9 Responses to “Wired”

  1. km Says:

    “Am I spoiling myself like a hopeless degenerate, or is this what the Bible means when it says, “Delight thyself also in the Lord, and he shall give thee the desires of thine heart?” ”

    That is dancing into the ‘health & wealth’ gospel heresy, is it not?

    I think you know the correct answer already.

  2. Steve H. Says:

    I believe in health and wealth. I just don’t believe in fur-lined Rolls-Royces and air-conditioned doghouses for preachers who get their money from Social Security recipients.
    .
    I don’t think an affordable workshop is the kind of extravagance Jesus would have gotten upset about.

  3. Ruth H Says:

    Thanks for getting into the insurance pool. I’m going to be needing a knee replacement and we need people like you to fund it.

  4. JeffW Says:

    …it will be very hard to come up with excuses for not making anything.
    .
    So is it time to make the hardware for the Mahogany Boxes? Or are you waiting on a mill for that?
    .
    Yeah, I know enabling again….can you through an old lathe motor with a pitted shaft 1500 miles? Regardless, I guess I better duck.

  5. JeffW Says:

    OTOH, your lathe should do a dandy job on the rollers for your belt sander!
    .
    Pictures please…I’m stuck on a Girls Softball Game Schedule (my daughter Jackie) and a business-trip travel schedule that’s leaving me little time to play in the garage. I need to get my tool fix vicariously now 🙁

  6. km Says:

    I know too many amazingly Godly people with tremendous physical and/or financial setbacks and burdens.

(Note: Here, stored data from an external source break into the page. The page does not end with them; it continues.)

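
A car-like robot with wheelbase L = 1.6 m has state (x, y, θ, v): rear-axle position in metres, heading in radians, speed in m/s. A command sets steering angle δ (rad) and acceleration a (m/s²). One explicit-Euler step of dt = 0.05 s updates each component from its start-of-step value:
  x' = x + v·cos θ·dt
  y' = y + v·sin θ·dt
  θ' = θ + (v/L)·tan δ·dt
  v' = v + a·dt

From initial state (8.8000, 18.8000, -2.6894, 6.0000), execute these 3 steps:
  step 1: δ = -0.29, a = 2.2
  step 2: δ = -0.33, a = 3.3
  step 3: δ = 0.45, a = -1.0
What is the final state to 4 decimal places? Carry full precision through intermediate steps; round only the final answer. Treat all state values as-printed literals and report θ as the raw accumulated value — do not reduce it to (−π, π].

after step 1 (δ=-0.29, a=2.2): (8.530153, 18.668918, -2.745352, 6.110000)
after step 2 (δ=-0.33, a=3.3): (8.248323, 18.551010, -2.810753, 6.275000)
after step 3 (δ=0.45, a=-1.0): (7.951588, 18.449092, -2.716029, 6.225000)

(7.9516, 18.4491, -2.7160, 6.2250)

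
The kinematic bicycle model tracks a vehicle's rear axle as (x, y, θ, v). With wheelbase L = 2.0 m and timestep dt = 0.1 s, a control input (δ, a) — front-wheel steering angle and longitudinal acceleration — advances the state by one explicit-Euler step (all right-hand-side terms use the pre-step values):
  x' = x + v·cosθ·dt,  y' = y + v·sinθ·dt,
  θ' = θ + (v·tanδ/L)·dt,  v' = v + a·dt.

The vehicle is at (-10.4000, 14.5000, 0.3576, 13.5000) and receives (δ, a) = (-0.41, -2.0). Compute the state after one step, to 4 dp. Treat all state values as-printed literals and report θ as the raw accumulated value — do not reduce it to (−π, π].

(-9.1354, 14.9725, 0.0642, 13.3000)

x' = -10.4000 + 13.5000·cos(0.3576)·0.1 = -9.1354
y' = 14.5000 + 13.5000·sin(0.3576)·0.1 = 14.9725
θ' = 0.3576 + (13.5000/2.0)·tan(-0.41)·0.1 = 0.0642
v' = 13.5000 − 2.0000·0.1 = 13.3000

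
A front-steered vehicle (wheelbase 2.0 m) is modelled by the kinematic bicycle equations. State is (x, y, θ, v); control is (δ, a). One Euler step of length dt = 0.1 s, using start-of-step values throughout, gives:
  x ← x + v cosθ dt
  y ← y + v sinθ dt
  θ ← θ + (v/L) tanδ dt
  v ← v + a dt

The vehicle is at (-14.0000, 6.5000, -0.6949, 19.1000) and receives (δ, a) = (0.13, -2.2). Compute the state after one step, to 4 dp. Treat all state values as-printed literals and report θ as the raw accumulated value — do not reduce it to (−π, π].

(-12.5329, 5.2770, -0.5700, 18.8800)

x' = -14.0000 + 19.1000·cos(-0.6949)·0.1 = -12.5329
y' = 6.5000 + 19.1000·sin(-0.6949)·0.1 = 5.2770
θ' = -0.6949 + (19.1000/2.0)·tan(0.13)·0.1 = -0.5700
v' = 19.1000 − 2.2000·0.1 = 18.8800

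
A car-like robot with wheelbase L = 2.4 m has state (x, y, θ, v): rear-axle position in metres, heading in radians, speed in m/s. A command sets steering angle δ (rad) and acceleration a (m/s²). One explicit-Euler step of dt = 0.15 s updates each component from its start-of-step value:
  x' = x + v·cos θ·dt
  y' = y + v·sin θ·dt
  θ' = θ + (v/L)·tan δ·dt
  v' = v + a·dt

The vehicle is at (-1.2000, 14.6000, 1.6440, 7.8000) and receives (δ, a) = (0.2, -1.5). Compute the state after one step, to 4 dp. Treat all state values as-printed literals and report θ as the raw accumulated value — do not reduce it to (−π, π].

(-1.2856, 15.7669, 1.7428, 7.5750)

x' = -1.2000 + 7.8000·cos(1.6440)·0.15 = -1.2856
y' = 14.6000 + 7.8000·sin(1.6440)·0.15 = 15.7669
θ' = 1.6440 + (7.8000/2.4)·tan(0.2)·0.15 = 1.7428
v' = 7.8000 − 1.5000·0.15 = 7.5750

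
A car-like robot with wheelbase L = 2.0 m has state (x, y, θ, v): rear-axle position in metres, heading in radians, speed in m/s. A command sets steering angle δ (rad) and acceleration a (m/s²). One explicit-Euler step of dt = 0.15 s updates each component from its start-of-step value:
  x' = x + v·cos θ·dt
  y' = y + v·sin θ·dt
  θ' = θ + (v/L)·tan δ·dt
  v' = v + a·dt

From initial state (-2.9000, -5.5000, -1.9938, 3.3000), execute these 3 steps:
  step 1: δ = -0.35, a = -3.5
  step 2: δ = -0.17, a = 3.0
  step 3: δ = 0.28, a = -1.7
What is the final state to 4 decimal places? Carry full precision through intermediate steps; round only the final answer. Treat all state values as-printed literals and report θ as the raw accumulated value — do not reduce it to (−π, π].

after step 1 (δ=-0.35, a=-3.5): (-3.103198, -5.951371, -2.084145, 2.775000)
after step 2 (δ=-0.17, a=3.0): (-3.307617, -6.313968, -2.119871, 3.225000)
after step 3 (δ=0.28, a=-1.7): (-3.560085, -6.726611, -2.050318, 2.970000)

(-3.5601, -6.7266, -2.0503, 2.9700)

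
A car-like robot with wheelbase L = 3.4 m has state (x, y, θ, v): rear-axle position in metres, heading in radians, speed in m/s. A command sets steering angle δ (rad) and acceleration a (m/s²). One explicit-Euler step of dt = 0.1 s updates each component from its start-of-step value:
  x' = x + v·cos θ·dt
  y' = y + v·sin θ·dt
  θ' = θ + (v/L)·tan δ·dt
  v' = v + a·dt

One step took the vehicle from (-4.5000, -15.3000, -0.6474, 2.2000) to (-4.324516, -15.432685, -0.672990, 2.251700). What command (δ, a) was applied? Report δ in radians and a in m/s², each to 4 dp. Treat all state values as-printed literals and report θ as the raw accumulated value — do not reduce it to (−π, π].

a = (v'−v)/dt = (0.051700)/0.1 = 0.5170
Δθ = θ'−θ = -0.025590;  (v·dt/L) = 2.2000·0.1/3.4 = 0.064706
tan δ = Δθ·L/(v·dt) = -0.395482  →  δ = -0.3766

δ = -0.3766, a = 0.5170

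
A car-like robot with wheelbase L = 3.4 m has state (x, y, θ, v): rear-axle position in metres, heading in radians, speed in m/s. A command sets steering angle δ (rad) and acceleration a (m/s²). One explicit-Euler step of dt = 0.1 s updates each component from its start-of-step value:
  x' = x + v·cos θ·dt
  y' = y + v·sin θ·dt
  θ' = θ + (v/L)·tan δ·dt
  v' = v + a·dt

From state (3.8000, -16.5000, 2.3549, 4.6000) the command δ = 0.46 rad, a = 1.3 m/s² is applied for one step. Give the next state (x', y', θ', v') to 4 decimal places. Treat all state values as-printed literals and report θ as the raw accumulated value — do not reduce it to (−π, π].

(3.4752, -16.1743, 2.4219, 4.7300)

x' = 3.8000 + 4.6000·cos(2.3549)·0.1 = 3.4752
y' = -16.5000 + 4.6000·sin(2.3549)·0.1 = -16.1743
θ' = 2.3549 + (4.6000/3.4)·tan(0.46)·0.1 = 2.4219
v' = 4.6000 + 1.3000·0.1 = 4.7300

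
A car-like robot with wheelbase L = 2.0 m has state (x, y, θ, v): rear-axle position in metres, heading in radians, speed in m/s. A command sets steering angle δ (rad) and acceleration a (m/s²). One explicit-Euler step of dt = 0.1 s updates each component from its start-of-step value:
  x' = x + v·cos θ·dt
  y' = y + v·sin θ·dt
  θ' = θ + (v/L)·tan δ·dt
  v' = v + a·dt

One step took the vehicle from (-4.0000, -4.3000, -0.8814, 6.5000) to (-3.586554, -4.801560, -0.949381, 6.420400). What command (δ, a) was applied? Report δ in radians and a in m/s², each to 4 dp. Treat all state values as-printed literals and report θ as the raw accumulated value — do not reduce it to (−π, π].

δ = -0.2062, a = -0.7960

a = (v'−v)/dt = (-0.079600)/0.1 = -0.7960
Δθ = θ'−θ = -0.067981;  (v·dt/L) = 6.5000·0.1/2.0 = 0.325000
tan δ = Δθ·L/(v·dt) = -0.209172  →  δ = -0.2062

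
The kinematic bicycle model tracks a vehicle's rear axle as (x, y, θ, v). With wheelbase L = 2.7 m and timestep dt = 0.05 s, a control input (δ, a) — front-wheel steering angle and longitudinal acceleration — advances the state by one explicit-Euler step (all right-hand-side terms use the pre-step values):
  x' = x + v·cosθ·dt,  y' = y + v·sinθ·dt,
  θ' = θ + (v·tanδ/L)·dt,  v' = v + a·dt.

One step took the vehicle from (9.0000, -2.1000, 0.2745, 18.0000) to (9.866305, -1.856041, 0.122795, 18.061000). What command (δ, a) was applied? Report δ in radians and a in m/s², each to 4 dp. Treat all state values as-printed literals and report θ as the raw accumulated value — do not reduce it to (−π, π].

a = (v'−v)/dt = (0.061000)/0.05 = 1.2200
Δθ = θ'−θ = -0.151705;  (v·dt/L) = 18.0000·0.05/2.7 = 0.333333
tan δ = Δθ·L/(v·dt) = -0.455115  →  δ = -0.4271

δ = -0.4271, a = 1.2200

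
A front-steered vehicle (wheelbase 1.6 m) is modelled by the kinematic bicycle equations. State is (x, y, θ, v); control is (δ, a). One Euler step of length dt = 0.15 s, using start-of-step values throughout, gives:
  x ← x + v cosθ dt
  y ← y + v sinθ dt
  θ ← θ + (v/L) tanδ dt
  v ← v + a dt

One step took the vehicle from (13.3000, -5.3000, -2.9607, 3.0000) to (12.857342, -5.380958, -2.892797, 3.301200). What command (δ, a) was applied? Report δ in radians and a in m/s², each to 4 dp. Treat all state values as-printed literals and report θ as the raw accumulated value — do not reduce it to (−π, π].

a = (v'−v)/dt = (0.301200)/0.15 = 2.0080
Δθ = θ'−θ = 0.067903;  (v·dt/L) = 3.0000·0.15/1.6 = 0.281250
tan δ = Δθ·L/(v·dt) = 0.241433  →  δ = 0.2369

δ = 0.2369, a = 2.0080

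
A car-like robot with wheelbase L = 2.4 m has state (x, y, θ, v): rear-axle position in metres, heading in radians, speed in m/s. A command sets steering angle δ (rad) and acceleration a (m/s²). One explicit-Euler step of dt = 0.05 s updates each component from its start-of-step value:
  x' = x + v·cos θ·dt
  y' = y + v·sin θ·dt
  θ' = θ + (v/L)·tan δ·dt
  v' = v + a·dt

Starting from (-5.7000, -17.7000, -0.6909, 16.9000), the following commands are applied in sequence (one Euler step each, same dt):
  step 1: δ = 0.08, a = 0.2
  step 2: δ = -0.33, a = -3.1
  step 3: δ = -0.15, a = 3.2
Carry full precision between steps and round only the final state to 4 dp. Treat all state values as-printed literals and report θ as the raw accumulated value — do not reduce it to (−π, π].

(-3.7886, -19.3498, -0.8361, 16.9150)

after step 1 (δ=0.08, a=0.2): (-5.048781, -18.238460, -0.662673, 16.910000)
after step 2 (δ=-0.33, a=-3.1): (-4.382231, -18.758634, -0.783342, 16.755000)
after step 3 (δ=-0.15, a=3.2): (-3.788635, -19.349793, -0.836097, 16.915000)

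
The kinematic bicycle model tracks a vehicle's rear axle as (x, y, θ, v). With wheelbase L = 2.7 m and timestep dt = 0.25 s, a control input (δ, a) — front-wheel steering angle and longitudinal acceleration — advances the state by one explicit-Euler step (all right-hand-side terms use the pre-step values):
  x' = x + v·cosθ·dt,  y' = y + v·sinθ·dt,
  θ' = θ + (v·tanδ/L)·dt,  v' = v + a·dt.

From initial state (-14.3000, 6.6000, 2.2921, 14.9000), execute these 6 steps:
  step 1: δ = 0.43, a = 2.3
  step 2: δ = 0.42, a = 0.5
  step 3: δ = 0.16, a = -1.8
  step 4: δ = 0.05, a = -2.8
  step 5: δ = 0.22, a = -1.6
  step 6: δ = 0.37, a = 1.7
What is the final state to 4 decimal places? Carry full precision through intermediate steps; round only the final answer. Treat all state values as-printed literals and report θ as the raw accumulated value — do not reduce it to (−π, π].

(-31.6171, 0.9144, 4.6718, 14.4750)

after step 1 (δ=0.43, a=2.3): (-16.759857, 9.397272, 2.924827, 15.475000)
after step 2 (δ=0.42, a=0.5): (-20.538071, 10.229331, 3.564708, 15.600000)
after step 3 (δ=0.16, a=-1.8): (-24.094147, 8.627981, 3.797811, 15.150000)
after step 4 (δ=0.05, a=-2.8): (-27.095002, 6.317131, 3.868009, 14.450000)
after step 5 (δ=0.22, a=-1.6): (-29.795561, 3.917727, 4.167203, 14.050000)
after step 6 (δ=0.37, a=1.7): (-31.617062, 0.914431, 4.671785, 14.475000)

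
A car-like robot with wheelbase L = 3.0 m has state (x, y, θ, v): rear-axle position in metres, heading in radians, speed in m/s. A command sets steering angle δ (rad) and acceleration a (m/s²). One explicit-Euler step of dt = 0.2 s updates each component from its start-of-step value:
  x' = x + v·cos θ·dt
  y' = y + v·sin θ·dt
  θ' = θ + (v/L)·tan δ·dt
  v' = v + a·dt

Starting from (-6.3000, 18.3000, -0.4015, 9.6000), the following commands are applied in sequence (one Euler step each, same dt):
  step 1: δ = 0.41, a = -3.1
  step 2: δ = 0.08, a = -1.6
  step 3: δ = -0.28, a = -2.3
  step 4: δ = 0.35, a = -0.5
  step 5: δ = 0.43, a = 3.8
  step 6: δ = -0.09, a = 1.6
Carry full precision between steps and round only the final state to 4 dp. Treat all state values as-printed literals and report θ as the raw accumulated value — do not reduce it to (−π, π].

after step 1 (δ=0.41, a=-3.1): (-4.532686, 17.549665, -0.123336, 8.980000)
after step 2 (δ=0.08, a=-1.6): (-2.750329, 17.328715, -0.075340, 8.660000)
after step 3 (δ=-0.28, a=-2.3): (-1.023242, 17.198349, -0.241355, 8.200000)
after step 4 (δ=0.35, a=-0.5): (0.569222, 16.806358, -0.041806, 8.100000)
after step 5 (δ=0.43, a=3.8): (2.187807, 16.738652, 0.205849, 8.860000)
after step 6 (δ=-0.09, a=1.6): (3.922396, 17.100847, 0.152545, 9.180000)

(3.9224, 17.1008, 0.1525, 9.1800)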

    It clearly isn’t a direct corelation. And I hate to see such people discouraged by the notion that things would be well in earthly terms if their faith were in better shape.

  7. Steve H. Says:

    I believe God either solves problems or gives you problems that are actually blessings. I don’t think living in defeat is what he wants for us. I think a chronically unhappy Christian is doing something wrong, and I think you can be very devout and still be wrong.

  8. km Says:

    The trick then is experiencing joy in God despite the waxing or waning of one’s earthly fortunes, no?

    God doesn’t always give us the end result that we (think we) want.

  9. Steve H. Says:

    My beliefs are considerably closer to yours than to Robert Tilton’s.